Moutet Jordan, Rivals Eric, Pardi Fabio
LIRMM, Université de Montpellier, CNRS, Montpellier, France.
PLoS Comput Biol. 2025 Jul 28;21(7):e1012585. doi: 10.1371/journal.pcbi.1012585. eCollection 2025 Jul.
Ancestral sequence reconstruction is an important task in bioinformatics, with applications ranging from protein engineering to the study of genome evolution. When sequences can only undergo substitutions, optimal reconstructions can be efficiently computed using well-known algorithms. However, accounting for indels in ancestral reconstructions is much harder. First, for biologically-relevant problem formulations, no polynomial-time exact algorithms are available. Second, multiple reconstructions are often equally parsimonious or likely, making it crucial to correctly display uncertainty in the results. Here, we consider a parsimony approach where only deletions are allowed, while addressing the aforementioned limitations. First, we describe an exact algorithm to obtain all the optimal solutions. The algorithm runs in polynomial time if only one solution is sought. Second, we show that all possible optimal reconstructions for a fixed node can be represented using a graph computable in polynomial time. While previous studies have proposed graph-based representations of ancestral reconstructions, this result is the first to offer a solid mathematical justification for this approach. Finally we provide arguments for the relevance of the deletion-only case for the general case.

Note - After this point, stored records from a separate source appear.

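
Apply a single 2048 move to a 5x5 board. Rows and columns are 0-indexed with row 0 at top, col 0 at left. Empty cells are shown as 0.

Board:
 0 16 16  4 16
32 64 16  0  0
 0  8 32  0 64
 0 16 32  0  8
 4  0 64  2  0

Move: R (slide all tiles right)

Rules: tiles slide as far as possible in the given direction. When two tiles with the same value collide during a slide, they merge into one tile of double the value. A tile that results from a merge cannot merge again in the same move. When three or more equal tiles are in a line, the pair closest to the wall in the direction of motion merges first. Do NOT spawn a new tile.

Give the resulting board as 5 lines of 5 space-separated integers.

Answer:  0  0 32  4 16
 0  0 32 64 16
 0  0  8 32 64
 0  0 16 32  8
 0  0  4 64  2

Derivation:
Slide right:
row 0: [0, 16, 16, 4, 16] -> [0, 0, 32, 4, 16]
row 1: [32, 64, 16, 0, 0] -> [0, 0, 32, 64, 16]
row 2: [0, 8, 32, 0, 64] -> [0, 0, 8, 32, 64]
row 3: [0, 16, 32, 0, 8] -> [0, 0, 16, 32, 8]
row 4: [4, 0, 64, 2, 0] -> [0, 0, 4, 64, 2]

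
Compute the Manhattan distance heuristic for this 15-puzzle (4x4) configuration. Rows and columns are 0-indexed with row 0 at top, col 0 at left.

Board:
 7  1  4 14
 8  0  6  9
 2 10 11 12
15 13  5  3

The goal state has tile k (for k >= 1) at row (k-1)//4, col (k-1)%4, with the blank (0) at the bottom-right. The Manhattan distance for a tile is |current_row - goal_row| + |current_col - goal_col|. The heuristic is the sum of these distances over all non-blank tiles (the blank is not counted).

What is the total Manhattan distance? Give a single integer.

Tile 7: at (0,0), goal (1,2), distance |0-1|+|0-2| = 3
Tile 1: at (0,1), goal (0,0), distance |0-0|+|1-0| = 1
Tile 4: at (0,2), goal (0,3), distance |0-0|+|2-3| = 1
Tile 14: at (0,3), goal (3,1), distance |0-3|+|3-1| = 5
Tile 8: at (1,0), goal (1,3), distance |1-1|+|0-3| = 3
Tile 6: at (1,2), goal (1,1), distance |1-1|+|2-1| = 1
Tile 9: at (1,3), goal (2,0), distance |1-2|+|3-0| = 4
Tile 2: at (2,0), goal (0,1), distance |2-0|+|0-1| = 3
Tile 10: at (2,1), goal (2,1), distance |2-2|+|1-1| = 0
Tile 11: at (2,2), goal (2,2), distance |2-2|+|2-2| = 0
Tile 12: at (2,3), goal (2,3), distance |2-2|+|3-3| = 0
Tile 15: at (3,0), goal (3,2), distance |3-3|+|0-2| = 2
Tile 13: at (3,1), goal (3,0), distance |3-3|+|1-0| = 1
Tile 5: at (3,2), goal (1,0), distance |3-1|+|2-0| = 4
Tile 3: at (3,3), goal (0,2), distance |3-0|+|3-2| = 4
Sum: 3 + 1 + 1 + 5 + 3 + 1 + 4 + 3 + 0 + 0 + 0 + 2 + 1 + 4 + 4 = 32

Answer: 32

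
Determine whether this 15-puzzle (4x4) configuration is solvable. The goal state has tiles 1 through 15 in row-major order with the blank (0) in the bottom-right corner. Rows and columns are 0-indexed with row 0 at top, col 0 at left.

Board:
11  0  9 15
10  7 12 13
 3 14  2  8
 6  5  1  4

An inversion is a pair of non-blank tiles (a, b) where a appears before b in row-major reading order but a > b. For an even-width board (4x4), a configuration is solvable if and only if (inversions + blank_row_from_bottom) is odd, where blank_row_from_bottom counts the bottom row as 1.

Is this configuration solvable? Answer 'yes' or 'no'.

Inversions: 76
Blank is in row 0 (0-indexed from top), which is row 4 counting from the bottom (bottom = 1).
76 + 4 = 80, which is even, so the puzzle is not solvable.

Answer: no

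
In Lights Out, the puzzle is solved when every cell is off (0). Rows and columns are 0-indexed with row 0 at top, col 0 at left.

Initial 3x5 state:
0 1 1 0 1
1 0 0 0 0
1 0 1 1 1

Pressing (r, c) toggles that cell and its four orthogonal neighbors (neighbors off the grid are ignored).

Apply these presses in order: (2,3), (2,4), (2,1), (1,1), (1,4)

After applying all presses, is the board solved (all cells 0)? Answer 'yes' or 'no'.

Answer: no

Derivation:
After press 1 at (2,3):
0 1 1 0 1
1 0 0 1 0
1 0 0 0 0

After press 2 at (2,4):
0 1 1 0 1
1 0 0 1 1
1 0 0 1 1

After press 3 at (2,1):
0 1 1 0 1
1 1 0 1 1
0 1 1 1 1

After press 4 at (1,1):
0 0 1 0 1
0 0 1 1 1
0 0 1 1 1

After press 5 at (1,4):
0 0 1 0 0
0 0 1 0 0
0 0 1 1 0

Lights still on: 4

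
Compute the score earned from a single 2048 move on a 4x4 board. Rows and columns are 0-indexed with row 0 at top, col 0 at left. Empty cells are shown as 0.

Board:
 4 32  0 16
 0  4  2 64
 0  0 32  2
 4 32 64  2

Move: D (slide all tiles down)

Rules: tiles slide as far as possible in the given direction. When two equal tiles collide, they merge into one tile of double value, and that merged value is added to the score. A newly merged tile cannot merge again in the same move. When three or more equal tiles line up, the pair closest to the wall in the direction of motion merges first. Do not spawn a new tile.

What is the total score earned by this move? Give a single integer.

Answer: 12

Derivation:
Slide down:
col 0: [4, 0, 0, 4] -> [0, 0, 0, 8]  score +8 (running 8)
col 1: [32, 4, 0, 32] -> [0, 32, 4, 32]  score +0 (running 8)
col 2: [0, 2, 32, 64] -> [0, 2, 32, 64]  score +0 (running 8)
col 3: [16, 64, 2, 2] -> [0, 16, 64, 4]  score +4 (running 12)
Board after move:
 0  0  0  0
 0 32  2 16
 0  4 32 64
 8 32 64  4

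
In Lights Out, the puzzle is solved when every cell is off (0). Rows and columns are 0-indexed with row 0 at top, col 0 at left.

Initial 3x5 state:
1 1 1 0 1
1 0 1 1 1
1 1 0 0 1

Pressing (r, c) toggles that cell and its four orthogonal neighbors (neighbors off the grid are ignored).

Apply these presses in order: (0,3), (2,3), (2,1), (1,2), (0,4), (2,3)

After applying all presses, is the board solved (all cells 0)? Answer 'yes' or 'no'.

After press 1 at (0,3):
1 1 0 1 0
1 0 1 0 1
1 1 0 0 1

After press 2 at (2,3):
1 1 0 1 0
1 0 1 1 1
1 1 1 1 0

After press 3 at (2,1):
1 1 0 1 0
1 1 1 1 1
0 0 0 1 0

After press 4 at (1,2):
1 1 1 1 0
1 0 0 0 1
0 0 1 1 0

After press 5 at (0,4):
1 1 1 0 1
1 0 0 0 0
0 0 1 1 0

After press 6 at (2,3):
1 1 1 0 1
1 0 0 1 0
0 0 0 0 1

Lights still on: 7

Answer: no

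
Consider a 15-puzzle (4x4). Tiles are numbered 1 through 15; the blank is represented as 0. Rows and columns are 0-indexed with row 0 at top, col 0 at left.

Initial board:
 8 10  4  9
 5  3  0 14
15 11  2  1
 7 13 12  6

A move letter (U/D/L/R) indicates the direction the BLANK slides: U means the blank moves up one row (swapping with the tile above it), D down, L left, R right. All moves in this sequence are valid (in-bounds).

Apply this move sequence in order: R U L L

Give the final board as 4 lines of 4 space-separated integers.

Answer:  8  0 10  4
 5  3 14  9
15 11  2  1
 7 13 12  6

Derivation:
After move 1 (R):
 8 10  4  9
 5  3 14  0
15 11  2  1
 7 13 12  6

After move 2 (U):
 8 10  4  0
 5  3 14  9
15 11  2  1
 7 13 12  6

After move 3 (L):
 8 10  0  4
 5  3 14  9
15 11  2  1
 7 13 12  6

After move 4 (L):
 8  0 10  4
 5  3 14  9
15 11  2  1
 7 13 12  6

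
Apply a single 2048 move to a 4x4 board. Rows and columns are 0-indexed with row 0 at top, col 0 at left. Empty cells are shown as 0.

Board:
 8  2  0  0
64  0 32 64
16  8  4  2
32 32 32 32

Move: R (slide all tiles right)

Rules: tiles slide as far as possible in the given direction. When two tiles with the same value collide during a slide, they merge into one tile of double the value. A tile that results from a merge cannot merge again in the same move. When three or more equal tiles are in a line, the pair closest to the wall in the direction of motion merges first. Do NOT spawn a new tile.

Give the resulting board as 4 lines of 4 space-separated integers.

Slide right:
row 0: [8, 2, 0, 0] -> [0, 0, 8, 2]
row 1: [64, 0, 32, 64] -> [0, 64, 32, 64]
row 2: [16, 8, 4, 2] -> [16, 8, 4, 2]
row 3: [32, 32, 32, 32] -> [0, 0, 64, 64]

Answer:  0  0  8  2
 0 64 32 64
16  8  4  2
 0  0 64 64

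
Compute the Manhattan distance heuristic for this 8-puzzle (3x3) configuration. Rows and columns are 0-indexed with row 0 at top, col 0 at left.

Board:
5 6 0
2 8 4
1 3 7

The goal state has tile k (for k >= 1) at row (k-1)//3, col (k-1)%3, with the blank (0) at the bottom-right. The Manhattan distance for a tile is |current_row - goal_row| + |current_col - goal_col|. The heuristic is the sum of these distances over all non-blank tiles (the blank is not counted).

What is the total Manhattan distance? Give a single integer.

Tile 5: at (0,0), goal (1,1), distance |0-1|+|0-1| = 2
Tile 6: at (0,1), goal (1,2), distance |0-1|+|1-2| = 2
Tile 2: at (1,0), goal (0,1), distance |1-0|+|0-1| = 2
Tile 8: at (1,1), goal (2,1), distance |1-2|+|1-1| = 1
Tile 4: at (1,2), goal (1,0), distance |1-1|+|2-0| = 2
Tile 1: at (2,0), goal (0,0), distance |2-0|+|0-0| = 2
Tile 3: at (2,1), goal (0,2), distance |2-0|+|1-2| = 3
Tile 7: at (2,2), goal (2,0), distance |2-2|+|2-0| = 2
Sum: 2 + 2 + 2 + 1 + 2 + 2 + 3 + 2 = 16

Answer: 16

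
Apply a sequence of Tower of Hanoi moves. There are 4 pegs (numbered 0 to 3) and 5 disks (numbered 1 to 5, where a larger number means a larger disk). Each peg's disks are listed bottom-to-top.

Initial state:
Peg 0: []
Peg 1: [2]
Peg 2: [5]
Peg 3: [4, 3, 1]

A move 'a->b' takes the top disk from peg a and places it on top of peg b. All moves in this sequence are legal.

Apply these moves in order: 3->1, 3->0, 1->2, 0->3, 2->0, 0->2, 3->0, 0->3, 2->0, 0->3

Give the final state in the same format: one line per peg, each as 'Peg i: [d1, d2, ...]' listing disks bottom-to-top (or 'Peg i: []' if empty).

After move 1 (3->1):
Peg 0: []
Peg 1: [2, 1]
Peg 2: [5]
Peg 3: [4, 3]

After move 2 (3->0):
Peg 0: [3]
Peg 1: [2, 1]
Peg 2: [5]
Peg 3: [4]

After move 3 (1->2):
Peg 0: [3]
Peg 1: [2]
Peg 2: [5, 1]
Peg 3: [4]

After move 4 (0->3):
Peg 0: []
Peg 1: [2]
Peg 2: [5, 1]
Peg 3: [4, 3]

After move 5 (2->0):
Peg 0: [1]
Peg 1: [2]
Peg 2: [5]
Peg 3: [4, 3]

After move 6 (0->2):
Peg 0: []
Peg 1: [2]
Peg 2: [5, 1]
Peg 3: [4, 3]

After move 7 (3->0):
Peg 0: [3]
Peg 1: [2]
Peg 2: [5, 1]
Peg 3: [4]

After move 8 (0->3):
Peg 0: []
Peg 1: [2]
Peg 2: [5, 1]
Peg 3: [4, 3]

After move 9 (2->0):
Peg 0: [1]
Peg 1: [2]
Peg 2: [5]
Peg 3: [4, 3]

After move 10 (0->3):
Peg 0: []
Peg 1: [2]
Peg 2: [5]
Peg 3: [4, 3, 1]

Answer: Peg 0: []
Peg 1: [2]
Peg 2: [5]
Peg 3: [4, 3, 1]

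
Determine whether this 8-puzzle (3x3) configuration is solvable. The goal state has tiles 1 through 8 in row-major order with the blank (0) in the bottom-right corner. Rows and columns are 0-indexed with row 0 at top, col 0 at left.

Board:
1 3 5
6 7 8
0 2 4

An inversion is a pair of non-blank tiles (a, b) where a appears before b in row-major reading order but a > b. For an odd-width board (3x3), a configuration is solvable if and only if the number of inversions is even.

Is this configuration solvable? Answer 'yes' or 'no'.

Answer: no

Derivation:
Inversions (pairs i<j in row-major order where tile[i] > tile[j] > 0): 9
9 is odd, so the puzzle is not solvable.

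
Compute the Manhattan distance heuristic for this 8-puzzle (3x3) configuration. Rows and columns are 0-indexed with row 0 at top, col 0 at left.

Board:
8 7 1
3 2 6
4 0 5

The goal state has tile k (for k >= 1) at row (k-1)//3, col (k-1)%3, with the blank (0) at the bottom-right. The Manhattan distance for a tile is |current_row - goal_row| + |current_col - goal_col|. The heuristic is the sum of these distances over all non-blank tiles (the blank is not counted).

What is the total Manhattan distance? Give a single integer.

Tile 8: (0,0)->(2,1) = 3
Tile 7: (0,1)->(2,0) = 3
Tile 1: (0,2)->(0,0) = 2
Tile 3: (1,0)->(0,2) = 3
Tile 2: (1,1)->(0,1) = 1
Tile 6: (1,2)->(1,2) = 0
Tile 4: (2,0)->(1,0) = 1
Tile 5: (2,2)->(1,1) = 2
Sum: 3 + 3 + 2 + 3 + 1 + 0 + 1 + 2 = 15

Answer: 15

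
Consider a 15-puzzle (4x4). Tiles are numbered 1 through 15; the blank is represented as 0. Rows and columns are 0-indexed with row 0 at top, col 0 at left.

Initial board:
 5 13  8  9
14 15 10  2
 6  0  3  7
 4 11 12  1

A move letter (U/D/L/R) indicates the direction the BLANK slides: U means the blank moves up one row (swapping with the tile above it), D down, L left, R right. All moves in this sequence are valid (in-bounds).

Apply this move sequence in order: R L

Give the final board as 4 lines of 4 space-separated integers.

Answer:  5 13  8  9
14 15 10  2
 6  0  3  7
 4 11 12  1

Derivation:
After move 1 (R):
 5 13  8  9
14 15 10  2
 6  3  0  7
 4 11 12  1

After move 2 (L):
 5 13  8  9
14 15 10  2
 6  0  3  7
 4 11 12  1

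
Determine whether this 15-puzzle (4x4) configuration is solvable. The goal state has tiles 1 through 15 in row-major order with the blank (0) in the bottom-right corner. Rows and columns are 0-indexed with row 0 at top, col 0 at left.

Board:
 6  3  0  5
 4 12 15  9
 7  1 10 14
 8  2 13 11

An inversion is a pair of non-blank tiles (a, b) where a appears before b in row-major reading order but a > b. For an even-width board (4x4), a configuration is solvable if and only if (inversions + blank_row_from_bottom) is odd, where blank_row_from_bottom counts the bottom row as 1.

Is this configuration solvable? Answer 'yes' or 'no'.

Answer: no

Derivation:
Inversions: 42
Blank is in row 0 (0-indexed from top), which is row 4 counting from the bottom (bottom = 1).
42 + 4 = 46, which is even, so the puzzle is not solvable.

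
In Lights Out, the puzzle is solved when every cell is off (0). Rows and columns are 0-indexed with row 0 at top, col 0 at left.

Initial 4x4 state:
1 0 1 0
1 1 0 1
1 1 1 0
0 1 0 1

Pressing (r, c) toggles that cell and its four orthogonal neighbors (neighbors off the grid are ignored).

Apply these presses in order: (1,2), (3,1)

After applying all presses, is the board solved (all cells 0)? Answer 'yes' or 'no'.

After press 1 at (1,2):
1 0 0 0
1 0 1 0
1 1 0 0
0 1 0 1

After press 2 at (3,1):
1 0 0 0
1 0 1 0
1 0 0 0
1 0 1 1

Lights still on: 7

Answer: no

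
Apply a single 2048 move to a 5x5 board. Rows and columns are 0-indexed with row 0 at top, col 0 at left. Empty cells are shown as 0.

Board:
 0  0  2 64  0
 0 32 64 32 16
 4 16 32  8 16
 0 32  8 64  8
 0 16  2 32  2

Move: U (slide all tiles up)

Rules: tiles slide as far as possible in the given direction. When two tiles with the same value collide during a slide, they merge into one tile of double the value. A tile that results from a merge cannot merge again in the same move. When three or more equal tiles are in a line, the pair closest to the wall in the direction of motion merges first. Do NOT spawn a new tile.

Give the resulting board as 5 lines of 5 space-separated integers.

Answer:  4 32  2 64 32
 0 16 64 32  8
 0 32 32  8  2
 0 16  8 64  0
 0  0  2 32  0

Derivation:
Slide up:
col 0: [0, 0, 4, 0, 0] -> [4, 0, 0, 0, 0]
col 1: [0, 32, 16, 32, 16] -> [32, 16, 32, 16, 0]
col 2: [2, 64, 32, 8, 2] -> [2, 64, 32, 8, 2]
col 3: [64, 32, 8, 64, 32] -> [64, 32, 8, 64, 32]
col 4: [0, 16, 16, 8, 2] -> [32, 8, 2, 0, 0]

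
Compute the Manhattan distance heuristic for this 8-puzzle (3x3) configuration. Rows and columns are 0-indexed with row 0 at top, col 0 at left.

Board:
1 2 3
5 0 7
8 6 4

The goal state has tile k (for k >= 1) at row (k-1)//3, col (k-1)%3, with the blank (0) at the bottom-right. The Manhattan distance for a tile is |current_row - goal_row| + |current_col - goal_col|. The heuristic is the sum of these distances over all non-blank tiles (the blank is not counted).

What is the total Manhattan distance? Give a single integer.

Answer: 10

Derivation:
Tile 1: at (0,0), goal (0,0), distance |0-0|+|0-0| = 0
Tile 2: at (0,1), goal (0,1), distance |0-0|+|1-1| = 0
Tile 3: at (0,2), goal (0,2), distance |0-0|+|2-2| = 0
Tile 5: at (1,0), goal (1,1), distance |1-1|+|0-1| = 1
Tile 7: at (1,2), goal (2,0), distance |1-2|+|2-0| = 3
Tile 8: at (2,0), goal (2,1), distance |2-2|+|0-1| = 1
Tile 6: at (2,1), goal (1,2), distance |2-1|+|1-2| = 2
Tile 4: at (2,2), goal (1,0), distance |2-1|+|2-0| = 3
Sum: 0 + 0 + 0 + 1 + 3 + 1 + 2 + 3 = 10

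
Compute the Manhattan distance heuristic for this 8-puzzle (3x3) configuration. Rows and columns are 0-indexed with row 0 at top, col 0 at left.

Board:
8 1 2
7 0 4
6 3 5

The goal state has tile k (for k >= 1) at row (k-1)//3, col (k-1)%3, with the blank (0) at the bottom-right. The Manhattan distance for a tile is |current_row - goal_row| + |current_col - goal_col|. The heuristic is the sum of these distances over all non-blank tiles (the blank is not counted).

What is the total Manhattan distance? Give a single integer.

Answer: 16

Derivation:
Tile 8: (0,0)->(2,1) = 3
Tile 1: (0,1)->(0,0) = 1
Tile 2: (0,2)->(0,1) = 1
Tile 7: (1,0)->(2,0) = 1
Tile 4: (1,2)->(1,0) = 2
Tile 6: (2,0)->(1,2) = 3
Tile 3: (2,1)->(0,2) = 3
Tile 5: (2,2)->(1,1) = 2
Sum: 3 + 1 + 1 + 1 + 2 + 3 + 3 + 2 = 16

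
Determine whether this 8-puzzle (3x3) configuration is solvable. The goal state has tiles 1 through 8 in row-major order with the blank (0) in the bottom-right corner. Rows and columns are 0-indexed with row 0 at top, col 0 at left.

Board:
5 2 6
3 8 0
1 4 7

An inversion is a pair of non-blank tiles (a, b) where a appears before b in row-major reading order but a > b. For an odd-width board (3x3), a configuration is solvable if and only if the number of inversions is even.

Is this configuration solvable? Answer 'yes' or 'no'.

Inversions (pairs i<j in row-major order where tile[i] > tile[j] > 0): 12
12 is even, so the puzzle is solvable.

Answer: yes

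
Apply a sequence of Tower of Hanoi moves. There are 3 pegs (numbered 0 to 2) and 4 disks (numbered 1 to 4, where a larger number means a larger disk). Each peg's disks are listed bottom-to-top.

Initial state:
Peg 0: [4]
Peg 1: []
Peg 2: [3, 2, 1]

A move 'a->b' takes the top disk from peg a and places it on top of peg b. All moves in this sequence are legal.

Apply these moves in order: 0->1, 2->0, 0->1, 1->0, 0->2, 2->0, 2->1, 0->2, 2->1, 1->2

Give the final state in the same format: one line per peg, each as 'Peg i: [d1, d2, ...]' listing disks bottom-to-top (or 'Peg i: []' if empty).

Answer: Peg 0: []
Peg 1: [4, 2]
Peg 2: [3, 1]

Derivation:
After move 1 (0->1):
Peg 0: []
Peg 1: [4]
Peg 2: [3, 2, 1]

After move 2 (2->0):
Peg 0: [1]
Peg 1: [4]
Peg 2: [3, 2]

After move 3 (0->1):
Peg 0: []
Peg 1: [4, 1]
Peg 2: [3, 2]

After move 4 (1->0):
Peg 0: [1]
Peg 1: [4]
Peg 2: [3, 2]

After move 5 (0->2):
Peg 0: []
Peg 1: [4]
Peg 2: [3, 2, 1]

After move 6 (2->0):
Peg 0: [1]
Peg 1: [4]
Peg 2: [3, 2]

After move 7 (2->1):
Peg 0: [1]
Peg 1: [4, 2]
Peg 2: [3]

After move 8 (0->2):
Peg 0: []
Peg 1: [4, 2]
Peg 2: [3, 1]

After move 9 (2->1):
Peg 0: []
Peg 1: [4, 2, 1]
Peg 2: [3]

After move 10 (1->2):
Peg 0: []
Peg 1: [4, 2]
Peg 2: [3, 1]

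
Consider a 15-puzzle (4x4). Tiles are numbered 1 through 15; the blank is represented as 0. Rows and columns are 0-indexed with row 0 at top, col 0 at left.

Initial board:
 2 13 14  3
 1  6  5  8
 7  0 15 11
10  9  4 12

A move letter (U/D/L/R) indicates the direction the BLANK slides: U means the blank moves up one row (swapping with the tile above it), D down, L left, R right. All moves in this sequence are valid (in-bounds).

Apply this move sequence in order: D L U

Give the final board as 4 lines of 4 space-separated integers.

Answer:  2 13 14  3
 1  6  5  8
 0  9 15 11
 7 10  4 12

Derivation:
After move 1 (D):
 2 13 14  3
 1  6  5  8
 7  9 15 11
10  0  4 12

After move 2 (L):
 2 13 14  3
 1  6  5  8
 7  9 15 11
 0 10  4 12

After move 3 (U):
 2 13 14  3
 1  6  5  8
 0  9 15 11
 7 10  4 12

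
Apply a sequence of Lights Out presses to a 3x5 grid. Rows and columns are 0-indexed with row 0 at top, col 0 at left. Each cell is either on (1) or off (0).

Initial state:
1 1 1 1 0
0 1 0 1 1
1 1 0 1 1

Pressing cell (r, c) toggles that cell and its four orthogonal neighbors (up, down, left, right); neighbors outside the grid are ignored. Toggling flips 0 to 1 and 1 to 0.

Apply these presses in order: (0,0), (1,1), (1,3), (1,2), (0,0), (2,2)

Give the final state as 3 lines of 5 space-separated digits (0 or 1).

Answer: 1 0 0 0 0
1 1 0 1 0
1 1 0 1 1

Derivation:
After press 1 at (0,0):
0 0 1 1 0
1 1 0 1 1
1 1 0 1 1

After press 2 at (1,1):
0 1 1 1 0
0 0 1 1 1
1 0 0 1 1

After press 3 at (1,3):
0 1 1 0 0
0 0 0 0 0
1 0 0 0 1

After press 4 at (1,2):
0 1 0 0 0
0 1 1 1 0
1 0 1 0 1

After press 5 at (0,0):
1 0 0 0 0
1 1 1 1 0
1 0 1 0 1

After press 6 at (2,2):
1 0 0 0 0
1 1 0 1 0
1 1 0 1 1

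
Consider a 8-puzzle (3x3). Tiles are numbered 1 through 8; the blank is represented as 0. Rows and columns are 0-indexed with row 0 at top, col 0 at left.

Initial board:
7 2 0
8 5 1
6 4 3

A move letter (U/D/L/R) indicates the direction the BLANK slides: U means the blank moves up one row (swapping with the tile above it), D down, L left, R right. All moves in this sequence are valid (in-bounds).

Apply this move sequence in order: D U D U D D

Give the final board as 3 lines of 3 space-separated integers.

Answer: 7 2 1
8 5 3
6 4 0

Derivation:
After move 1 (D):
7 2 1
8 5 0
6 4 3

After move 2 (U):
7 2 0
8 5 1
6 4 3

After move 3 (D):
7 2 1
8 5 0
6 4 3

After move 4 (U):
7 2 0
8 5 1
6 4 3

After move 5 (D):
7 2 1
8 5 0
6 4 3

After move 6 (D):
7 2 1
8 5 3
6 4 0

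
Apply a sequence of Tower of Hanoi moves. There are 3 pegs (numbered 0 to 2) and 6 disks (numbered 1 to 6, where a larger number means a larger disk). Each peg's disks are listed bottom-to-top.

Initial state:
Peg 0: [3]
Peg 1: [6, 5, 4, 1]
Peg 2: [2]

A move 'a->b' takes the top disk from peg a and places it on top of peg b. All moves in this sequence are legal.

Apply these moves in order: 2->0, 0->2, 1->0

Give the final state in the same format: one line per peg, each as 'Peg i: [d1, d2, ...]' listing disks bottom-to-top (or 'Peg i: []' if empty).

Answer: Peg 0: [3, 1]
Peg 1: [6, 5, 4]
Peg 2: [2]

Derivation:
After move 1 (2->0):
Peg 0: [3, 2]
Peg 1: [6, 5, 4, 1]
Peg 2: []

After move 2 (0->2):
Peg 0: [3]
Peg 1: [6, 5, 4, 1]
Peg 2: [2]

After move 3 (1->0):
Peg 0: [3, 1]
Peg 1: [6, 5, 4]
Peg 2: [2]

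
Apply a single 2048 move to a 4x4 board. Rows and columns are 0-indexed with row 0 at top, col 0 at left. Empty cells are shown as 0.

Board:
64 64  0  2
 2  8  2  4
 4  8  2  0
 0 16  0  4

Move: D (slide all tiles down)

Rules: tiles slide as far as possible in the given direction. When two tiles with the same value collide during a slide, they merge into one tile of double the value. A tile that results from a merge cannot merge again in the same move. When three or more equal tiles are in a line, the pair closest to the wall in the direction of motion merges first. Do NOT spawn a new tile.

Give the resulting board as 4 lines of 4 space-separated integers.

Slide down:
col 0: [64, 2, 4, 0] -> [0, 64, 2, 4]
col 1: [64, 8, 8, 16] -> [0, 64, 16, 16]
col 2: [0, 2, 2, 0] -> [0, 0, 0, 4]
col 3: [2, 4, 0, 4] -> [0, 0, 2, 8]

Answer:  0  0  0  0
64 64  0  0
 2 16  0  2
 4 16  4  8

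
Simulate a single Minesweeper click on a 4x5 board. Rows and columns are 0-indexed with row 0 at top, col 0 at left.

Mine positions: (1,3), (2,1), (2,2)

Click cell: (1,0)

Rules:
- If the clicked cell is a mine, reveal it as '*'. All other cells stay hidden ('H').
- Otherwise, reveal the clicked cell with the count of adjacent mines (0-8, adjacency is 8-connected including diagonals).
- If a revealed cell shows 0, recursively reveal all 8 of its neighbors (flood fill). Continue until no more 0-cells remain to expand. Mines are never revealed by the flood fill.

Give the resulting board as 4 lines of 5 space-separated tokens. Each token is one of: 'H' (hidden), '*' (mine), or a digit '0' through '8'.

H H H H H
1 H H H H
H H H H H
H H H H H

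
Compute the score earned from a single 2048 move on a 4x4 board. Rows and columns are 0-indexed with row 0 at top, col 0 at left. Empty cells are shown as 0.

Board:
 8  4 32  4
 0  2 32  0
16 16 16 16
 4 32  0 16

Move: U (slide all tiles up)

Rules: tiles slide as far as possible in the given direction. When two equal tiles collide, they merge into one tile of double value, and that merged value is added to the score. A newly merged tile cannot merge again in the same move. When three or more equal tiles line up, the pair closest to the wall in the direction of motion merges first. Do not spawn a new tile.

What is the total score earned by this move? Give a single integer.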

祖先序列重建是生物信息学中的一项重要任务,其应用范围从蛋白质工程到基因组进化研究。当序列仅能发生替换时,可以使用知名算法高效地计算出最优重建。然而,在祖先重建中考虑插入缺失则要困难得多。首先,对于与生物学相关的问题表述,不存在多项式时间的精确算法。其次,多个重建通常同样简约或具有同等可能性,因此在结果中正确显示不确定性至关重要。在此,我们考虑一种仅允许删除的简约方法,同时解决上述局限性。首先,我们描述一种精确算法以获取所有最优解。如果只寻求一个解,该算法在多项式时间内运行。其次,我们表明固定节点的所有可能最优重建可以用一个能在多项式时间内计算的图来表示。虽然先前的研究已经提出了基于图的祖先重建表示方法,但这一结果首次为这种方法提供了坚实的数学依据。最后,我们阐述了仅删除情况对于一般情况的相关性。